A prefeitura de Goiânia publicou, em agosto, o Decreto n° 3.730/2021, que institui o Programa Goiânia em Nova Ação. Para que o projeto seja implementado, foi anunciado um valor de R$ 2 bilhões, que devem ser investidos no quadriênio 2022-2025. Um Comitê Gestor (CGPGNA), composto por membros das secretarias de Relações Institucionais, Governo, Inovação, Ciência e Tecnologia, Finanças, Administração, Planejamento Urbano e Habitação, Controladoria e Procuradoria Geral do Município, foi criado para cuidar desta ação. O vereador Lucas Kitão afirmou que tem acompanhado o andamento do projeto, porém, nenhuma das ações previstas “saiu do papel”. Em 2022, primeiro ano de vigência do Goiânia em Nova Ação, estão previstos investimentos na ordemdeR$478.025.500. 

Entre as ações, estão previstos investimentos para pavimentação asfáltica nos bairros, reforma e ampliação de unidades escolares, construção de pontes, aquisição de tablets e kits de robótica, construção de escolas em tempo integral, unidades básicas de saúde e centro de especialidades médicas, além da ampliação do atendimento em telemedicina. 

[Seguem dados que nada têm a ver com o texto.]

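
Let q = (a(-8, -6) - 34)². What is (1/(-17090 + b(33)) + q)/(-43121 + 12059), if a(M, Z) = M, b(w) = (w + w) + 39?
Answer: -29961539/527588070 ≈ -0.056790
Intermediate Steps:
b(w) = 39 + 2*w (b(w) = 2*w + 39 = 39 + 2*w)
q = 1764 (q = (-8 - 34)² = (-42)² = 1764)
(1/(-17090 + b(33)) + q)/(-43121 + 12059) = (1/(-17090 + (39 + 2*33)) + 1764)/(-43121 + 12059) = (1/(-17090 + (39 + 66)) + 1764)/(-31062) = (1/(-17090 + 105) + 1764)*(-1/31062) = (1/(-16985) + 1764)*(-1/31062) = (-1/16985 + 1764)*(-1/31062) = (29961539/16985)*(-1/31062) = -29961539/527588070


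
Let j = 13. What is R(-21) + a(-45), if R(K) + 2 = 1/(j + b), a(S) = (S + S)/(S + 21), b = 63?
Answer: 67/38 ≈ 1.7632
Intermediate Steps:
a(S) = 2*S/(21 + S) (a(S) = (2*S)/(21 + S) = 2*S/(21 + S))
R(K) = -151/76 (R(K) = -2 + 1/(13 + 63) = -2 + 1/76 = -151/76)
R(-21) + a(-45) = -151/76 + 2*(-45)/(21 - 45) = -151/76 + 2*(-45)/(-24) = -151/76 + 2*(-45)*(-1/24) = -151/76 + 15/4 = 67/38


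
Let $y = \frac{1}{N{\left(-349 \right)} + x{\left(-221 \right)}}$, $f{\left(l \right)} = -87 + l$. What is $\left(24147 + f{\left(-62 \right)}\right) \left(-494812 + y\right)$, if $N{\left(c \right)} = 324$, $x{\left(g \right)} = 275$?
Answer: $- \frac{7112824503226}{599} \approx -1.1875 \cdot 10^{10}$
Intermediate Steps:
$y = \frac{1}{599}$ ($y = \frac{1}{324 + 275} = \frac{1}{599} \approx 0.0016694$)
$\left(24147 + f{\left(-62 \right)}\right) \left(-494812 + y\right) = \left(24147 - 149\right) \left(-494812 + \frac{1}{599}\right) = \left(24147 - 149\right) \left(- \frac{296392387}{599}\right) = 23998 \left(- \frac{296392387}{599}\right) = - \frac{7112824503226}{599}$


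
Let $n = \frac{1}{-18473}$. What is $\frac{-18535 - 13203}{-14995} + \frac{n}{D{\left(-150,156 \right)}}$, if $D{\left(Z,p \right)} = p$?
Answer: $\frac{91462172549}{43212411060} \approx 2.1166$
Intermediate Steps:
$n = - \frac{1}{18473} \approx -5.4133 \cdot 10^{-5}$
$\frac{-18535 - 13203}{-14995} + \frac{n}{D{\left(-150,156 \right)}} = \frac{-18535 - 13203}{-14995} - \frac{1}{18473 \cdot 156} = \left(-31738\right) \left(- \frac{1}{14995}\right) - \frac{1}{2881788} = \frac{31738}{14995} - \frac{1}{2881788} = \frac{91462172549}{43212411060}$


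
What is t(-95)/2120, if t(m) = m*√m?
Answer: -19*I*√95/424 ≈ -0.43677*I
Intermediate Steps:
t(m) = m^(3/2)
t(-95)/2120 = (-95)^(3/2)/2120 = -95*I*√95*(1/2120) = -19*I*√95/424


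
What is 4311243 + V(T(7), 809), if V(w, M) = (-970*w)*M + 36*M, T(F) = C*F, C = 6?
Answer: -28618293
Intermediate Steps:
T(F) = 6*F
V(w, M) = 36*M - 970*M*w (V(w, M) = -970*M*w + 36*M = 36*M - 970*M*w)
4311243 + V(T(7), 809) = 4311243 + 2*809*(18 - 2910*7) = 4311243 + 2*809*(18 - 485*42) = 4311243 + 2*809*(18 - 20370) = 4311243 + 2*809*(-20352) = 4311243 - 32929536 = -28618293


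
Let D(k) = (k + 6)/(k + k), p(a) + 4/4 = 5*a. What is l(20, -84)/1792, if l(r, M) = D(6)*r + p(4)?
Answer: 39/1792 ≈ 0.021763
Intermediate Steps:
p(a) = -1 + 5*a
D(k) = (6 + k)/(2*k) (D(k) = (6 + k)/((2*k)) = (6 + k)*(1/(2*k)) = (6 + k)/(2*k))
l(r, M) = 19 + r (l(r, M) = ((½)*(6 + 6)/6)*r + (-1 + 5*4) = ((½)*(⅙)*12)*r + (-1 + 20) = 1*r + 19 = r + 19 = 19 + r)
l(20, -84)/1792 = (19 + 20)/1792 = 39*(1/1792) = 39/1792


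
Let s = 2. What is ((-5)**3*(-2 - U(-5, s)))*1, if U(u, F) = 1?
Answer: 375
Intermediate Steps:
((-5)**3*(-2 - U(-5, s)))*1 = ((-5)**3*(-2 - 1*1))*1 = -125*(-2 - 1)*1 = -125*(-3)*1 = 375*1 = 375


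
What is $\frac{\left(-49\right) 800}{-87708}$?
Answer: $\frac{9800}{21927} \approx 0.44694$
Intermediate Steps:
$\frac{\left(-49\right) 800}{-87708} = \left(-39200\right) \left(- \frac{1}{87708}\right) = \frac{9800}{21927}$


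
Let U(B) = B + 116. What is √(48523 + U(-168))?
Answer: √48471 ≈ 220.16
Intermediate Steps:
U(B) = 116 + B
√(48523 + U(-168)) = √(48523 + (116 - 168)) = √(48523 - 52) = √48471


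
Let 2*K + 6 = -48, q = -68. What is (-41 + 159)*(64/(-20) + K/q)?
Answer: -56227/170 ≈ -330.75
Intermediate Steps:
K = -27 (K = -3 + (½)*(-48) = -3 - 24 = -27)
(-41 + 159)*(64/(-20) + K/q) = (-41 + 159)*(64/(-20) - 27/(-68)) = 118*(64*(-1/20) - 27*(-1/68)) = 118*(-16/5 + 27/68) = 118*(-953/340) = -56227/170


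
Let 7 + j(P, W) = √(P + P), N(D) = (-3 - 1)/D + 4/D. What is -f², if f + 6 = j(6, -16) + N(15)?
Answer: -181 + 52*√3 ≈ -90.933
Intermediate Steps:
N(D) = 0 (N(D) = -4/D + 4/D = 0)
j(P, W) = -7 + √2*√P (j(P, W) = -7 + √(P + P) = -7 + √(2*P) = -7 + √2*√P)
f = -13 + 2*√3 (f = -6 + ((-7 + √2*√6) + 0) = -6 + ((-7 + 2*√3) + 0) = -6 + (-7 + 2*√3) = -13 + 2*√3 ≈ -9.5359)
-f² = -(-13 + 2*√3)²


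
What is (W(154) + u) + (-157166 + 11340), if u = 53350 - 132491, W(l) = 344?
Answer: -224623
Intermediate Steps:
u = -79141
(W(154) + u) + (-157166 + 11340) = (344 - 79141) + (-157166 + 11340) = -78797 - 145826 = -224623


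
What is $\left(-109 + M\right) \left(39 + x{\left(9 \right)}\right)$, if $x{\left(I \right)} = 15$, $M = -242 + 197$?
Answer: $-8316$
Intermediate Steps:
$M = -45$
$\left(-109 + M\right) \left(39 + x{\left(9 \right)}\right) = \left(-109 - 45\right) \left(39 + 15\right) = \left(-154\right) 54 = -8316$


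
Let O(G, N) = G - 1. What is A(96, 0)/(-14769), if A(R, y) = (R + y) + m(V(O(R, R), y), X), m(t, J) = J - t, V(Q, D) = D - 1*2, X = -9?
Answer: -89/14769 ≈ -0.0060261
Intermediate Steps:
O(G, N) = -1 + G
V(Q, D) = -2 + D (V(Q, D) = D - 2 = -2 + D)
A(R, y) = -7 + R (A(R, y) = (R + y) + (-9 - (-2 + y)) = (R + y) + (-9 + (2 - y)) = (R + y) + (-7 - y) = -7 + R)
A(96, 0)/(-14769) = (-7 + 96)/(-14769) = 89*(-1/14769) = -89/14769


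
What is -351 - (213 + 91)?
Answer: -655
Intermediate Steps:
-351 - (213 + 91) = -351 - 1*304 = -351 - 304 = -655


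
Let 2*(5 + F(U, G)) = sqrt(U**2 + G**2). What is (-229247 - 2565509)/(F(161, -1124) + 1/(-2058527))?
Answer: -236857461453134360128/5463015359140056529 - 23685743844081162248*sqrt(1289297)/5463015359140056529 ≈ -4966.4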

Em nota, a Secretaria Municipal de Inovação, Ciência e Tecnologia informou que o programa tem ações voltadas para “todas as áreas da administração municipal, inclusive para o de tecnologia”. A Tribuna do Planalto também questionou sobre a previsão de tempo para que Goiânia possa apresentar resultados de uma cidade sustentável e inteligente. De acordo com a pasta, o projeto vai melhorar o ambiente urbano e contribuir com o desenvolvimento social e econômico, por meio do uso de tecnologias.  

“As tecnologias disponibilizadas por meio do projeto Cidade Inteligente trarão à população mais segurança, mobilidade, agilidade em atendimentos de saúde, educação, além outras áreas, já que envolve toda a administração municipal”, disse. Entre as dificuldades encontradas pela Sectec, estão a escassez de equipamentos a pronta entrega, devido à recessão criada pela pandemia.